Jane watched as Mrs. Bongers soothed the goats. She was huddled close to them, cooing to them in the same shadowy barn where, twelve years ago, someone had carved strange symbols on the wall, someone who could very well have moved on to carving women.
“Okay, here’s the interesting part,” said Frost. “I’m looking at the boy’s school admission forms right now.”
“Yeah?”
“There’s this section his father filled out, about any special concerns he might have. And the dad writes that this is Dominic’s first experience at an American school. Because he’d lived abroad most of his life.”
“Abroad?” She felt her pulse suddenly kick into a faster tempo. “Where?”
“Egypt and Turkey.” Frost paused, and added, significantly, “And Cyprus.”
Her gaze turned back to the barn wall, to what had been carved there: RXX-VII. “Where are you right now?” she asked.
“I’m at home.”
“You got a Bible there?”
“Why?”
“I want you to look up something for me.”
“Let me ask Alice where it is.” She heard him call out to his wife, then heard footsteps, and then Frost said, “Is the King James version okay?”
“If that’s what you’ve got. Now look at the contents. Tell me which sections start with the letter R.”
“Old or New Testament?”
“Both.”
Over the phone, she heard pages flipping. “There’s the Book of Ruth. Romans. And there’s Revelation.”
“For each of the books, read me the passages for chapter twenty, verse seven.”
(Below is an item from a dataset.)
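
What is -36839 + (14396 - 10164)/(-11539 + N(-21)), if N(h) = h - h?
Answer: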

“Okay, let’s see. Book of Ruth doesn’t have a chapter twenty. It only goes to four.”
“Romans?”
“Romans ends at chapter sixteen.”
“What about Revelation?”
“Hold on.” More pages rustling. “Here it is. Revelation, chapter twenty, verse seven. ‘And when the thousand years are expired, Satan’”-Frost paused. His voice softened to a hush.-“‘Satan shall be loosed out of his prison.’”
Jane could feel the pounding of her own heart. She stared at the barn wall, at the carving of the stick figure wielding the sword. It’s not a sword. It’s a scythe.
“Rizzoli?” said Frost.
She said, “I think we know our killer’s name.”